Contrary to the original thinking by people such as Peter Navarro, only about 3% of American manufacturing has actually returned to the US as a consequence of the tariffs on imports from China. The trade war has led to an expected lose-lose outcome, but it would appear that China has managed to contain the damage far better than the US.

Somebody needs to teach Trump the economic principle of comparative advantage and the benefit of world trade. Unfortunately, it will not be Navarro, Larry Kudlow, John Bolton or anyone else in his inner circle. None care to tell the boss what the boss doesn’t want to hear.

In fact, the foreign ministers of China, Japan and South Korea would be able to give Trump the tutorial in economics that he badly needs. They are currently meeting in Beijing to promote economic cooperation and safeguard free trade. Specifically mentioned in the agenda is to strengthen cooperation on big data, artificial intelligence and fifth-generation wireless technology (5G). The very same areas where the Trump administration fears competition from China.

That three Asia powers with quite disparate domestic and global agendas can meet to discuss cooperation on matters of common interest would suggest that these foreign ministers could also give Trump lessons on international relations and diplomacy.

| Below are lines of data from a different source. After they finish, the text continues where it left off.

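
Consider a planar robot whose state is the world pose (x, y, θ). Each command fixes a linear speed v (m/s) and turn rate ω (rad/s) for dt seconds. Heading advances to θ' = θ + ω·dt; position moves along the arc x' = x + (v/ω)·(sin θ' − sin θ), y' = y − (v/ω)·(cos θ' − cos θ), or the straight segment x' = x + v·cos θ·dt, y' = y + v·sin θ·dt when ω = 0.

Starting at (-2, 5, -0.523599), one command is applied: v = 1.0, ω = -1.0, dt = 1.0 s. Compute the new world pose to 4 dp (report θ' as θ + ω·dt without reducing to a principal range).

θ' = -0.5236 + -1.0·1.0 = -1.5236
R = v/ω = 1.0/-1.0 = -1.0000
x' = -2 + -1.0000·(sin -1.5236 − sin -0.5236) = -1.5011
y' = 5 − -1.0000·(cos -1.5236 − cos -0.5236) = 4.1812

(-1.5011, 4.1812, -1.5236)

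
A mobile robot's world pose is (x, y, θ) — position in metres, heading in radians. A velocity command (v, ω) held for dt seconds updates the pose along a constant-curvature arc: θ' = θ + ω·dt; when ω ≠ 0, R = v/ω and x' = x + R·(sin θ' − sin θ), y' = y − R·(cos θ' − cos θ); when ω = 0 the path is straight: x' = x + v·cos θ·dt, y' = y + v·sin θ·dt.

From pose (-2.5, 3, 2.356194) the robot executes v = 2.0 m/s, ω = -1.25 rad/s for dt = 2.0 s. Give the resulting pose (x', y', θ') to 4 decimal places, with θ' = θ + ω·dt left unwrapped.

θ' = 2.3562 + -1.25·2.0 = -0.1438
R = v/ω = 2.0/-1.25 = -1.6000
x' = -2.5 + -1.6000·(sin -0.1438 − sin 2.3562) = -1.1393
y' = 3 − -1.6000·(cos -0.1438 − cos 2.3562) = 5.7149

(-1.1393, 5.7149, -0.1438)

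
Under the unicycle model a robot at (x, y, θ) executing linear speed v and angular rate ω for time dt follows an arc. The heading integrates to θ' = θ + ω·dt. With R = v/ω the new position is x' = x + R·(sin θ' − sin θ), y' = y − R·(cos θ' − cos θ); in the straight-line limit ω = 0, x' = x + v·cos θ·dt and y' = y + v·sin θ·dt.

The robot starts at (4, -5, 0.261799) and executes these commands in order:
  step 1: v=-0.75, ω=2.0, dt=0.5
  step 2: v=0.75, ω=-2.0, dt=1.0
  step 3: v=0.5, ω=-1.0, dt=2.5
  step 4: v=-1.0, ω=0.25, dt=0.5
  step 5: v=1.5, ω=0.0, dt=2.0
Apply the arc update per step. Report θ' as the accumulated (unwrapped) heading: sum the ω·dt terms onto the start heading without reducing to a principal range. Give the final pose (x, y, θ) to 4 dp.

(1.4653, -6.0546, -3.1132)

step 1: θ'=1.2618 (R=-0.3750) → pose (3.7398, -5.2482, 1.2618)
step 2: θ'=-0.7382 (R=-0.3750) → pose (4.3494, -5.0848, -0.7382)
step 3: θ'=-3.2382 (R=-0.5000) → pose (3.9647, -5.9524, -3.2382)
step 4: θ'=-3.1132 (R=-4.0000) → pose (4.4641, -5.9694, -3.1132)
step 5: θ'=-3.1132 (straight) → pose (1.4653, -6.0546, -3.1132)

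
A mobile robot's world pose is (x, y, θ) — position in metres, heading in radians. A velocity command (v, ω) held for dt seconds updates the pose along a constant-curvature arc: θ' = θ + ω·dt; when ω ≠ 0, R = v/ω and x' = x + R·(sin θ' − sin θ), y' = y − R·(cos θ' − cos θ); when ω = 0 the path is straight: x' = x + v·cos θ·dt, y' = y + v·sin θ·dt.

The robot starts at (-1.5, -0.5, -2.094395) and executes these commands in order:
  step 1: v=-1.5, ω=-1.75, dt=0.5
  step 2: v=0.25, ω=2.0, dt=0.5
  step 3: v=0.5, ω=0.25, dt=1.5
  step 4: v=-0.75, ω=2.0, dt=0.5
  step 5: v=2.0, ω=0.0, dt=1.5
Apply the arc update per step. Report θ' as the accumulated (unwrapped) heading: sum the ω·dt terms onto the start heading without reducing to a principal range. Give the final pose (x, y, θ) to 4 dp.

(1.1660, -2.2483, -0.5944)

step 1: θ'=-2.9694 (R=0.8571) → pose (-0.9046, -0.0841, -2.9694)
step 2: θ'=-1.9694 (R=0.1250) → pose (-0.9983, -0.1587, -1.9694)
step 3: θ'=-1.5944 (R=2.0000) → pose (-1.1546, -0.8878, -1.5944)
step 4: θ'=-0.5944 (R=-0.3750) → pose (-1.3195, -0.5683, -0.5944)
step 5: θ'=-0.5944 (straight) → pose (1.1660, -2.2483, -0.5944)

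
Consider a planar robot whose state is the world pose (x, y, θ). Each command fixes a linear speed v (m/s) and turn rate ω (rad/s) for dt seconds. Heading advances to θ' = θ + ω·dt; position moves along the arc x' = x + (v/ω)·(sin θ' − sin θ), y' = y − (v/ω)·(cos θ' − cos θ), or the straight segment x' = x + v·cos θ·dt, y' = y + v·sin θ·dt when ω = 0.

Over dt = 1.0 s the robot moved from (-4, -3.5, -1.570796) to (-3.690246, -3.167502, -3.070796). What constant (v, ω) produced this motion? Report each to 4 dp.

Δθ = -3.070796 − -1.570796 = -1.500000
ω = Δθ/dt = -1.500000/1.0 = -1.5000
R = −Δy/(cos θ' − cos θ) = 0.3333
v = R·ω = 0.3333·-1.5000 = -0.5000

v = -0.5000, ω = -1.5000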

The Wall Street Journal on August 20 ran an opinion piece titled “Trump is losing the trade war with China.” The author, an economist and professor at Harvard University’s Kennedy School of Government, suggested that the US could more effectively deal with China by forming coalitions with other countries. (The author neglected to point out that such coalitions are virtually impossible given Trump’s go-it-alone approach.) For an economist writing in the Journal to declare that Trump is losing the trade war has to be disconcerting for the Trump administration.

Trump believes that the prospects of his re-election are tied to the stock market. Since stock-market declines generally lead actual recessions by about six to nine months, the timing of the market drop associated with a looming recession could be quite damaging to Trump’s re-election chances. Despite his bravado, members of his team such as Kudlow and Navarro have been scurrying around the media circuit talking up the economy and denying any signs of economic slowdown.

When things go wrong, somebody in the White House gets fired. When it becomes obvious that the trade war is not turning out as expected, and the stock market does tumble, someone will have to walk the plank. Most likely that will be Navarro. He sold Trump on taking on China and convinced him that a trade war was easy to win.